Norwegian painter, illustrator, journalist, art critic and politician

Håkon Stenstadvold (2 August 1912 – 7 October 1977) was a Norwegian painter, illustrator, journalist, art critic and politician for the Conservative Party.

==Personal life==
He was born in Sarpsborg as a son of Christen Stenstadvold (1873–1952) and his wife Alfhild Pedersen (1887–1960). He was a brother of Karl Stenstadvold, and lived in Sandvika.

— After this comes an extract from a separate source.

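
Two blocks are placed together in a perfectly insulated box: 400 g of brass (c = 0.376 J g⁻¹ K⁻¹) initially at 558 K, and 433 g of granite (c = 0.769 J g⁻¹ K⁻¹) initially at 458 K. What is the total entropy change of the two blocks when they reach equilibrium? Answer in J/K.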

He married Ingeborg Anvik in January 1943, and is the father of businessperson and politician Halvor Stenstadvold.

==Education and career==
He studied at the Norwegian National Academy of Fine Arts from 1931 to 1934 and at Academie Scandinave, Paris from 1934 to 1935. He later conducted several study trips in Italy and France in 1938 (studying under Marcel Gromaire and Pierre Dubreuil), 1948, 1951 and 1955 to 1956. Stenstadvold was represented at the National Autumn Exhibition of 1934, and held his first own exhibit in 1938. He painted in the figurative style. The pinnacle work of his career was the illustrations of the book trilogy Kristin Lavransdatter. He is also represented with works in the National Museum of Stockholm.

Stenstadvold issued several books, and was a journalist in Bo-Nytt from 1942 to 1969 and an art critic in Aftenposten from 1946 to 1953. He was also member of Bærum municipal council from 1956 to 1959. From 1964 to 1977 he was the rector of the Norwegian National Academy of Craft and Art Industry.

Stenstadvold was decorated as a Knight, First Class of the Royal Norwegian Order of St. Olav in 1969. He died on in Bærum. A square in Sandvika, Håkon Stenstadvolds plass, has been named for him.